Countermotion

With regard to Agenda Item 2: Ratification of the actions of the members of the Board of Management

The Association of Ethical Shareholders Germany moves that the actions of the members of the Board of Management not be ratified.

Reason:

The Board of Management of Bayer AG is not sufficiently fulfilling its responsibility to implement more effective climate protection measures and transparently comply with duty of care responsibilities with regard to human rights.

Climate protection challenges postponed for 10 years

It is commendable that Bayer has finally presented a plan for reducing its own direct greenhouse gas emissions (Scope 1 and 2) that appears to be compatible with the 1.5 degree goal of the Paris Climate Agreement. Yet Bayer itself acknowledges that 88 percent of climate-damaging emissions result from its own value chain (Scope 3). In 2020, the figure totaled nearly nine million metric tons of CO2 equivalents. Although Bayer is targeting a goal of net zero emissions overall by 2050, it intends for Scope 3 emissions to be reduced only by a shockingly low 12.3 percent by 2030. Bayer is thus postponing its own responsibility to take action and face this challenge until the 2030s and 2040s. It remains unclear what exact steps Bayer intends to take to achieve a climate-neutral carbon footprint by 2050.

Hardly any real CO2 reduction

However, to ensure effective climate protection and in view of further increasing CO2 emissions worldwide, it is important that these emissions be drastically reduced already this decade. Yet Bayer is hardly making any progress with actual CO2 reduction, and that applies above all to its own emissions (Scope 1 and 2), which hardly declined at all between 2019 and 2020. Indeed, specific greenhouse gas emissions even rose slightly to 86.55 kg CO2e / € thousand external sales.

Child labor, impermissible overtime and no minimum wage: room for improvement in supply chain monitoring

Out of a total of 701 audits of its suppliers undertaken on Bayer’s behalf in 2020 as part of a human rights risk analysis, only just over half showed better results.
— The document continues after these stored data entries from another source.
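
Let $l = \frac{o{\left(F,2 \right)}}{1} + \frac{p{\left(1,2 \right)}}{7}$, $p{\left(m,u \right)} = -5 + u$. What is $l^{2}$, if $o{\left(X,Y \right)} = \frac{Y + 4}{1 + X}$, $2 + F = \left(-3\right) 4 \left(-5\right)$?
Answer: $\frac{18225}{170569} \approx 0.10685$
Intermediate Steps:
$F = 58$ ($F = -2 + \left(-3\right) 4 \left(-5\right) = -2 - -60 = -2 + 60 = 58$)
$o{\left(X,Y \right)} = \frac{4 + Y}{1 + X}$
$l = - \frac{135}{413}$ ($l = \frac{\frac{1}{1 + 58} \left(4 + 2\right)}{1} + \frac{-5 + 2}{7} = \frac{1}{59} \cdot 6 \cdot 1 - \frac{3}{7} = \frac{6}{59} \cdot 1 - \frac{3}{7} = \frac{6}{59} - \frac{3}{7} = - \frac{135}{413} \approx -0.32688$)
$l^{2} = \left(- \frac{135}{413}\right)^{2} = \frac{18225}{170569}$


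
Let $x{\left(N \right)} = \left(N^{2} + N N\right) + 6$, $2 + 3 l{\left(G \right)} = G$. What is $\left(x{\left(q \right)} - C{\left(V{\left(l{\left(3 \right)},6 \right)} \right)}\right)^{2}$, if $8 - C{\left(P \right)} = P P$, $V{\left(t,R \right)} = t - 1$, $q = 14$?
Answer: $\frac{12348196}{81} \approx 1.5245 \cdot 10^{5}$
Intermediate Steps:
$l{\left(G \right)} = - \frac{2}{3} + \frac{G}{3}$
$V{\left(t,R \right)} = -1 + t$
$C{\left(P \right)} = 8 - P^{2}$ ($C{\left(P \right)} = 8 - P P = 8 - P^{2}$)
$x{\left(N \right)} = 6 + 2 N^{2}$ ($x{\left(N \right)} = \left(N^{2} + N^{2}\right) + 6 = 2 N^{2} + 6 = 6 + 2 N^{2}$)
$\left(x{\left(q \right)} - C{\left(V{\left(l{\left(3 \right)},6 \right)} \right)}\right)^{2} = \left(\left(6 + 2 \cdot 14^{2}\right) - \left(8 - \left(-1 + \left(- \frac{2}{3} + \frac{1}{3} \cdot 3\right)\right)^{2}\right)\right)^{2} = \left(\left(6 + 2 \cdot 196\right) - \left(8 - \left(-1 + \left(- \frac{2}{3} + 1\right)\right)^{2}\right)\right)^{2} = \left(\left(6 + 392\right) - \left(8 - \left(-1 + \frac{1}{3}\right)^{2}\right)\right)^{2} = \left(398 - \left(8 - \left(- \frac{2}{3}\right)^{2}\right)\right)^{2} = \left(398 - \left(8 - \frac{4}{9}\right)\right)^{2} = \left(398 - \frac{68}{9}\right)^{2} = \left(\frac{3514}{9}\right)^{2} = \frac{12348196}{81}$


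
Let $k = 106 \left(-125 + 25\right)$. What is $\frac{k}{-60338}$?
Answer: $\frac{5300}{30169} \approx 0.17568$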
Bayer at least is now somewhat more transparent concerning its own duty of care responsibilities with regard to human rights and summarizes some of the critical results of audits carried out on its suppliers. According to this summary, violations of applicable worktime regulations and statutory minimum wages were identified in 2020, and 14 cases of child labor among seed producers in India were also uncovered. It is good that Bayer claims to not only want to end child labor cases but also continues to actively implement measures together with those affected and create incentives for suppliers to comply with the ban on child labor.
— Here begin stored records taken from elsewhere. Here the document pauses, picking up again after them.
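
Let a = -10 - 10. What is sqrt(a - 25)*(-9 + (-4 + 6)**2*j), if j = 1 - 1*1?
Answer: -27*I*sqrt(5) ≈ -60.374*I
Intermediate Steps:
j = 0 (j = 1 - 1 = 0)
a = -20
sqrt(a - 25)*(-9 + (-4 + 6)**2*j) = sqrt(-20 - 25)*(-9 + (-4 + 6)**2*0) = sqrt(-45)*(-9 + 2**2*0) = (3*I*sqrt(5))*(-9 + 4*0) = (3*I*sqrt(5))*(-9 + 0) = (3*I*sqrt(5))*(-9) = -27*I*sqrt(5)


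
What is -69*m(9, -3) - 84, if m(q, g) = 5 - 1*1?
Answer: -360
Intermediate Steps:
m(q, g) = 4 (m(q, g) = 5 - 1 = 4)
-69*m(9, -3) - 84 = -69*4 - 84 = -276 - 84 = -360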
Yet Bayer itself does not seem to trust its own risk analyses it has employed so far to fully register these and other serious human rights violations. The company therefore commissioned an external audit of its own human rights risks. However, the results of that audit do not yet seem to be available. Bayer would be well served to revise its own risk analyses; after all, beginning in 2023 the company will also have to satisfy the requirements of the supply chain law passed by the German cabinet. Bayer could face fines or even exclusion from the awarding of public contracts should the company prove inadequately capable of identifying and proactively reducing human rights violations in its own supply chains.

Double standards as regards the sale of pesticides
Bayer markets very dangerous pesticides in Southern Hemisphere countries that are not approved in the E.U. The fact that nearly all deaths resulting from pesticide poisoning occur in Africa, Asia and Latin America is partly due to Bayer’s acceptance of lower health protection standards. Bayer must finally introduce uniform global health protection standards and remove highly dangerous pesticides from its global product range of its own volition.

Even as regards pesticides that are not considered highly dangerous, Bayer must urgently undertake greater efforts to ensure that such products are correctly used in practice. Plantation workers and farmers often use pesticides without the necessary training activities, precautionary measures and protective clothing, and thus needlessly jeopardize their health.